Alvian terpana melihat ibunya yang selalu tertawa saat mengobrol dengan istrinya, sungguh perasaan ini membuat Alvian sadar betapa berartinya kehadiran Aylin dalam keluarganya.
"Eh, sudah bangun. Kamu mau minum apa?" tanya Mama Veny membuyarkan lamunan Alvian.
"Teh hangat saja, jangan terlalu manis," jawab Alvian.
"Biar aku saja buatkan, sebaiknya Mama bergabung saja dengan Papa karena ini juga sudah hampir matang," sela Aylin.
"Ya sudah, Mama bergabung saja dengan Papa." Jawab Mama Veny lembut lalu menatap ke arah putranya. "Alvian, kamu bantu istrimu menyiapkan piring bersih ke meja makan!"
"Iya Ma," jawab Alvian patuh.
Aylin seketika merasa heran, biasanya suaminya akan mengeluh namun pagi ini tampak lebih ramah.
"Masak apa?" tanya Alvian penasaran.
"Capcay dan rendang," jawab Aylin.
Tanpa sadar Alvian tersenyum senang, tidak menyangka jika istrinya bisa tahu seleranya. Pasti karena sudah diberitahu oleh Mamanya.
Aylin juga merasa sangat senang, karena baru kali ini suaminya menampilkan senyuman yang tulus.
Dan saat seperti itu Alvian semakin tampan membuat Aylin semakin berdebar-debar.
Sarapan pagi kali ini terasa berbeda, karena Aylin membuat bekal makan untuk Alvian yang membuat Mama dan Papa sangat senang.

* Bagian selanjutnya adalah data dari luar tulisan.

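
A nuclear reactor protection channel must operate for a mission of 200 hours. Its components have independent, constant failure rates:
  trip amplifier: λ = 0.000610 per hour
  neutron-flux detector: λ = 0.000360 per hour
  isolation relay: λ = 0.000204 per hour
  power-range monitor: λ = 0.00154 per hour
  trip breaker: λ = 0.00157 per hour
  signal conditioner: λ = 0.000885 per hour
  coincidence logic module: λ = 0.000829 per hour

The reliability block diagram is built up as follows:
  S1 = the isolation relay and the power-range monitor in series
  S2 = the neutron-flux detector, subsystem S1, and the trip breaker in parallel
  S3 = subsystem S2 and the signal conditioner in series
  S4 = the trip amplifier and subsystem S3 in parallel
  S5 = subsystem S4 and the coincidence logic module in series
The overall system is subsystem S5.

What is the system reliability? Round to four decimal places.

0.8310

R(trip amplifier) = exp(−0.000610 × 200) = 0.885148
R(neutron-flux detector) = exp(−0.000360 × 200) = 0.930531
R(isolation relay) = exp(−0.000204 × 200) = 0.960021
R(power-range monitor) = exp(−0.00154 × 200) = 0.734915
R(trip breaker) = exp(−0.00157 × 200) = 0.730519
R(signal conditioner) = exp(−0.000885 × 200) = 0.837780
R(coincidence logic module) = exp(−0.000829 × 200) = 0.847216
Series (isolation relay and power-range monitor): 0.960021 × 0.734915 = 0.705534
Parallel (neutron-flux detector, [0.705534], and trip breaker): 1 − (1 − 0.930531)(1 − 0.705534)(1 − 0.730519) = 0.994487
Series ([0.994487] and signal conditioner): 0.994487 × 0.837780 = 0.833161
Parallel (trip amplifier and [0.833161]): 1 − (1 − 0.885148)(1 − 0.833161) = 0.980838
Series ([0.980838] and coincidence logic module): 0.980838 × 0.847216 = 0.8310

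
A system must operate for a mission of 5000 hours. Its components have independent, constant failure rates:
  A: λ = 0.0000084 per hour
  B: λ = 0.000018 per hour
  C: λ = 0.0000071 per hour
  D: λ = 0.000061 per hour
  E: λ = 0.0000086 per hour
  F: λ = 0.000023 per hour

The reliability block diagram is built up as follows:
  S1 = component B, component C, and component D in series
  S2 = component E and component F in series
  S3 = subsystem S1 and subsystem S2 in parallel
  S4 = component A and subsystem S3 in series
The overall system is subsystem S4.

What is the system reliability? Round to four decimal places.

R(A) = exp(−0.0000084 × 5000) = 0.958870
R(B) = exp(−0.000018 × 5000) = 0.913931
R(C) = exp(−0.0000071 × 5000) = 0.965123
R(D) = exp(−0.000061 × 5000) = 0.737123
R(E) = exp(−0.0000086 × 5000) = 0.957911
R(F) = exp(−0.000023 × 5000) = 0.891366
Series (B, C, and D): 0.913931 × 0.965123 × 0.737123 = 0.650184
Series (E and F): 0.957911 × 0.891366 = 0.853849
Parallel ([0.650184] and [0.853849]): 1 − (1 − 0.650184)(1 − 0.853849) = 0.948874
Series (A and [0.948874]): 0.958870 × 0.948874 = 0.9098

0.9098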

Alvian pemuda yang penuh gengsi mau dibuatkan bekal, bahkan saat dibuatkan oleh mamanya ia tidak pernah mau membawanya.
"Papa sangat senang melihat kalian yang akur seperti ini, Papa berharap semoga kalian segera dikaruniai anak. Kami sudah tua, sudah sangat menginginkan cucu," ucap Pak Bastian sumringah.
Alvian yang sedang meminum air putih seketika tersedak, jangankan memiliki cucu, melihat wajah istrinya saja belum.

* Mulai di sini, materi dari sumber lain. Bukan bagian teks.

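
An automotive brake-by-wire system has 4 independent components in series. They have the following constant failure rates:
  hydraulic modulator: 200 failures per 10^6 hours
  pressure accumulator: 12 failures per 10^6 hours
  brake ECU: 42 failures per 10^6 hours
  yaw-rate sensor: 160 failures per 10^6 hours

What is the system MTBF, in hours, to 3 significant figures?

Series of exponential components: λ_sys = Σ λ_i
λ_sys = 0.00020 + 0.000012 + 0.000042 + 0.00016 = 4.1400e-04 /h
MTBF = 1 / λ_sys = 2420 h

2420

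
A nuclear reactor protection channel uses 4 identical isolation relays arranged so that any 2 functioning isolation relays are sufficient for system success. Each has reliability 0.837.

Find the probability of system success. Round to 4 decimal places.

0.9848

R = Σ_{i=2}^{4} C(4,i) p^i (1−p)^{4−i} with p = 0.837
C(4,2)·0.837^2·0.163^2 = 0.111681
C(4,3)·0.837^3·0.163^1 = 0.382317
C(4,4)·0.837^4·0.163^0 = 0.490797
Sum = 0.9848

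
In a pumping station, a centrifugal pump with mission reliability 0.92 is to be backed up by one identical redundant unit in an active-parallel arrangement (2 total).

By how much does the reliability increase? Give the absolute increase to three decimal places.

R_before = 0.92
R_after = 1 − (1 − 0.92)^2 = 0.994
ΔR = 0.994 − 0.92 = 0.074

0.074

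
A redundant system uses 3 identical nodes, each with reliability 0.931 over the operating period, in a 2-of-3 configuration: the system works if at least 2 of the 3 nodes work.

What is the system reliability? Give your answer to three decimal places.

R = Σ_{i=2}^{3} C(3,i) p^i (1−p)^{3−i} with p = 0.931
C(3,2)·0.931^2·0.069^1 = 0.17942
C(3,3)·0.931^3·0.069^0 = 0.80695
Sum = 0.986

0.986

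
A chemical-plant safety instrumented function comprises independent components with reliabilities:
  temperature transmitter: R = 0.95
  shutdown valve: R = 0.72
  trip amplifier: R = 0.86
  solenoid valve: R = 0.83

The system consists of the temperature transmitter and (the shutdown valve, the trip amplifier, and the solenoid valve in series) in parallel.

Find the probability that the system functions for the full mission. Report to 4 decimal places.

0.9757

Series (shutdown valve, trip amplifier, and solenoid valve): 0.720000 × 0.860000 × 0.830000 = 0.513936
Parallel (temperature transmitter and [0.513936]): 1 − (1 − 0.950000)(1 − 0.513936) = 0.9757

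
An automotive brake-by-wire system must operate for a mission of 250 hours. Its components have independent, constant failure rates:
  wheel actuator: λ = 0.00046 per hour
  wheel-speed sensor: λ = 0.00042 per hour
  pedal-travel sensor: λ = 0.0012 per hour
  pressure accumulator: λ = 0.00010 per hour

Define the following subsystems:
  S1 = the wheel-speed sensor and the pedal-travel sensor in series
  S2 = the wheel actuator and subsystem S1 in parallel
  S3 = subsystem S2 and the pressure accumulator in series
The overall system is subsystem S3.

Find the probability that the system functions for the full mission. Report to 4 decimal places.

R(wheel actuator) = exp(−0.00046 × 250) = 0.891366
R(wheel-speed sensor) = exp(−0.00042 × 250) = 0.900325
R(pedal-travel sensor) = exp(−0.0012 × 250) = 0.740818
R(pressure accumulator) = exp(−0.00010 × 250) = 0.975310
Series (wheel-speed sensor and pedal-travel sensor): 0.900325 × 0.740818 = 0.666977
Parallel (wheel actuator and [0.666977]): 1 − (1 − 0.891366)(1 − 0.666977) = 0.963822
Series ([0.963822] and pressure accumulator): 0.963822 × 0.975310 = 0.9400

0.9400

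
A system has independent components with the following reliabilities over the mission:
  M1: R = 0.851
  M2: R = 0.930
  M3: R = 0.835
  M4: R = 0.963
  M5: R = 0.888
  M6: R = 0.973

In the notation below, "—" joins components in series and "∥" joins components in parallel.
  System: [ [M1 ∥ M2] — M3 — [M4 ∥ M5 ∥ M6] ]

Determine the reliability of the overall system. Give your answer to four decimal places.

0.8262

Parallel (M1 and M2): 1 − (1 − 0.851000)(1 − 0.930000) = 0.989570
Parallel (M4, M5, and M6): 1 − (1 − 0.963000)(1 − 0.888000)(1 − 0.973000) = 0.999888
Series ([0.989570], M3, and [0.999888]): 0.989570 × 0.835000 × 0.999888 = 0.8262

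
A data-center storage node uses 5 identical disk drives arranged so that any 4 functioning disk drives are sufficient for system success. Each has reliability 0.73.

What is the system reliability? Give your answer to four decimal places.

R = Σ_{i=4}^{5} C(5,i) p^i (1−p)^{5−i} with p = 0.73
C(5,4)·0.73^4·0.27^1 = 0.383376
C(5,5)·0.73^5·0.27^0 = 0.207307
Sum = 0.5907

0.5907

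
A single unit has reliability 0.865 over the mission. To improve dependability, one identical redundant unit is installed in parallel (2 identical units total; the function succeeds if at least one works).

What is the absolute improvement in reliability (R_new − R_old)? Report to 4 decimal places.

R_before = 0.865
R_after = 1 − (1 − 0.865)^2 = 0.9818
ΔR = 0.9818 − 0.865 = 0.1168

0.1168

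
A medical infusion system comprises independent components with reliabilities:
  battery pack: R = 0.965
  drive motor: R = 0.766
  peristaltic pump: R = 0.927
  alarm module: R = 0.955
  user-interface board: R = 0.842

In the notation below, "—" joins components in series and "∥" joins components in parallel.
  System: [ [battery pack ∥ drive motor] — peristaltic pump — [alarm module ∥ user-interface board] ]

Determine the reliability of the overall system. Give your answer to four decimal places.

Parallel (battery pack and drive motor): 1 − (1 − 0.965000)(1 − 0.766000) = 0.991810
Parallel (alarm module and user-interface board): 1 − (1 − 0.955000)(1 − 0.842000) = 0.992890
Series ([0.991810], peristaltic pump, and [0.992890]): 0.991810 × 0.927000 × 0.992890 = 0.9129

0.9129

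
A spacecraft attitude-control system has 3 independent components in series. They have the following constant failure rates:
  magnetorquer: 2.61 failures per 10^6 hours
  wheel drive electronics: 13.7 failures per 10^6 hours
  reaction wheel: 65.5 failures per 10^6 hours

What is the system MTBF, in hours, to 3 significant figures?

12200

Series of exponential components: λ_sys = Σ λ_i
λ_sys = 0.00000261 + 0.0000137 + 0.0000655 = 8.1810e-05 /h
MTBF = 1 / λ_sys = 12200 h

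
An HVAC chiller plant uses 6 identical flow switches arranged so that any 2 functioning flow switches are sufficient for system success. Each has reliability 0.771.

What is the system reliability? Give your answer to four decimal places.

R = Σ_{i=2}^{6} C(6,i) p^i (1−p)^{6−i} with p = 0.771
C(6,2)·0.771^2·0.229^4 = 0.024521
C(6,3)·0.771^3·0.229^3 = 0.110078
C(6,4)·0.771^4·0.229^2 = 0.277958
C(6,5)·0.771^5·0.229^1 = 0.374333
C(6,6)·0.771^6·0.229^0 = 0.210052
Sum = 0.9969

0.9969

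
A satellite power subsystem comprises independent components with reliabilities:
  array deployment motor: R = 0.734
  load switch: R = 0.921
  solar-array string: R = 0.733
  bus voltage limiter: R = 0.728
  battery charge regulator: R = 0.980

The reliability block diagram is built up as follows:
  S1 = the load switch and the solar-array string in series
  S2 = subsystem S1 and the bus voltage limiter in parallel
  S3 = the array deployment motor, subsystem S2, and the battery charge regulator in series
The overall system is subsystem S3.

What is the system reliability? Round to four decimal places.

Series (load switch and solar-array string): 0.921000 × 0.733000 = 0.675093
Parallel ([0.675093] and bus voltage limiter): 1 − (1 − 0.675093)(1 − 0.728000) = 0.911625
Series (array deployment motor, [0.911625], and battery charge regulator): 0.734000 × 0.911625 × 0.980000 = 0.6558

0.6558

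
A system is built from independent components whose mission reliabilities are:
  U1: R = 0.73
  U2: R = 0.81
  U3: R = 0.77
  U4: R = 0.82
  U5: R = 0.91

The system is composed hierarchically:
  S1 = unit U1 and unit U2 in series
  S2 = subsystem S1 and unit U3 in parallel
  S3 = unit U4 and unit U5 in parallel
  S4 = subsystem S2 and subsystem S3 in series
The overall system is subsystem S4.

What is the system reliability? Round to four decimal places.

Series (U1 and U2): 0.730000 × 0.810000 = 0.591300
Parallel ([0.591300] and U3): 1 − (1 − 0.591300)(1 − 0.770000) = 0.905999
Parallel (U4 and U5): 1 − (1 − 0.820000)(1 − 0.910000) = 0.983800
Series ([0.905999] and [0.983800]): 0.905999 × 0.983800 = 0.8913

0.8913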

"Aylin, Papa yakin kelak kamu akan bisa membimbing Alvian ke jalan yang benar. Walau sebenarnya itu adalah tugas suami untuk membimbing istri tapi karena keadaan kalian terbalik, Papa berharap kalian saling melengkapi dan menutupi kekurangan satu sama lain," tutur Pak Bastian.

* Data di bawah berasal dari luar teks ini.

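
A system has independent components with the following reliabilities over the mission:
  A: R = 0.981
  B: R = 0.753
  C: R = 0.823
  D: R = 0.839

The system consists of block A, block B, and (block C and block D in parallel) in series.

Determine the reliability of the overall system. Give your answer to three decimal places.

Parallel (C and D): 1 − (1 − 0.82300)(1 − 0.83900) = 0.97150
Series (A, B, and [0.97150]): 0.98100 × 0.75300 × 0.97150 = 0.718

0.718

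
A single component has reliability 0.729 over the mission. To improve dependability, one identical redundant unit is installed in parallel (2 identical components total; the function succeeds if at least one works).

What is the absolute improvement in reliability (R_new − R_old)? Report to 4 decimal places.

0.1976

R_before = 0.729
R_after = 1 − (1 − 0.729)^2 = 0.9266
ΔR = 0.9266 − 0.729 = 0.1976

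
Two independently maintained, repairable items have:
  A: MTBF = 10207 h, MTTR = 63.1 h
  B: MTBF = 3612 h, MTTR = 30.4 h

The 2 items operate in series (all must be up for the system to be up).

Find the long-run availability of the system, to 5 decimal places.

A(A) = MTBF/(MTBF+MTTR) = 10207/(10207+63.1) = 0.993856
A(B) = MTBF/(MTBF+MTTR) = 3612/(3612+30.4) = 0.991654
Series availability: 0.993856 × 0.991654 = 0.98556

0.98556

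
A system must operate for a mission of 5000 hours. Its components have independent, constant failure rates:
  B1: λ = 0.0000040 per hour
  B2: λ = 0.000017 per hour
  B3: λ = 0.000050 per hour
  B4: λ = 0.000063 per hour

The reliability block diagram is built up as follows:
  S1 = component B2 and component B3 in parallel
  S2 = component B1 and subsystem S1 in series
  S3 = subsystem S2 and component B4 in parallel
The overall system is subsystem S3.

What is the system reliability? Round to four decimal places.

R(B1) = exp(−0.0000040 × 5000) = 0.980199
R(B2) = exp(−0.000017 × 5000) = 0.918512
R(B3) = exp(−0.000050 × 5000) = 0.778801
R(B4) = exp(−0.000063 × 5000) = 0.729789
Parallel (B2 and B3): 1 − (1 − 0.918512)(1 − 0.778801) = 0.981975
Series (B1 and [0.981975]): 0.980199 × 0.981975 = 0.962531
Parallel ([0.962531] and B4): 1 − (1 − 0.962531)(1 − 0.729789) = 0.9899

0.9899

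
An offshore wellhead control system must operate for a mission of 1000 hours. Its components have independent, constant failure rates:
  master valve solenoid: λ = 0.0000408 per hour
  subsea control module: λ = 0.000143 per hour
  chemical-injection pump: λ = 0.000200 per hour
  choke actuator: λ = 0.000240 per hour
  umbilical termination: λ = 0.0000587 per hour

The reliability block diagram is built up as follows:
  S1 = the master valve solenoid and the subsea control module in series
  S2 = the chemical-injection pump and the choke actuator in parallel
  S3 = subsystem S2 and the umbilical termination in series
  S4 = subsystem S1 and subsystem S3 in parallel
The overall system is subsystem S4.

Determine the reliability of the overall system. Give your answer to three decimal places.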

"Kami semakin tua, yang kami harapkan adalah kebahagiaan kalian. Bukan hanya bahagia di dunia, tapi juga berusaha menggapai kebahagiaan di akhirat nanti. Semoga kalian diberkahi anak-anak yang sholeh dan sholehah, jika nanti Papa dan Mama meninggal akan ada keturunan yang tidak lupa untuk mengirimkan doa," timpal Mama Veny menangis haru.
Aylin menunduk, merasa malu dan takut jika Alvian akan marah. Tapi Alvian hanya diam sambil merenung.
"Aylin, kamu berangkat kerja jam berapa? Sepertinya di luar mendung, memang sudah musim hujan. Bagaimana kalau kerjanya diantar oleh Alvian?" sela Pak Bastian.
"Naik motor saja, Pa. Lagian tempat kerja Aylin dan Mas Alvian berlawanan arah," jawab Aylin sebelum suaminya lebih dulu menolak, nanti malah akan menimbulkan kesedihan di hati kedua mertuanya.
"Kalau nanti hujan bagaimana?" tanya Mama Veny cemas.
"Kan bisa memakai mantel, Papa dan Mama tenang saja," bujuk Aylin.
"Kalau begitu kalian siap-siap kerja, biar Mama yang membereskan ini," saran Mama Veny.
"Tidak usah, Ma. Masih waktu banyak kok, biar Aylin yang membereskan," tolak Aylin tak enak.
"Sudah Aylin, kamu juga perlu istirahat, ini semua biar dibereskan oleh Mamamu," bujuk Pak Bastian.
Akhirnya Aylin patuh, dalam hatinya tidak berhenti mengucapkan rasa syukur karena mertuanya sebaik ini.
Sedangkan Alvian juga ikut masuk ke kamar, dia terus berpikir mengenai perkataan kedua orang tuanya.
Tiba-tiba saja ponsel Alvian berbunyi, ada pesan dari Riana yang mengajak untuk membeli cincin pertunangan beberapa hari lagi.
"Kenapa aku jadi merasa ragu seperti ini untuk melangkah lebih jauh dengan Riana? Ah... Mungkin karena aku yang terlalu takut jika ketahuan kedua orang tuaku, atau karena ... " batin Alvian dilema, tak sanggup melanjutkan pemikirannya.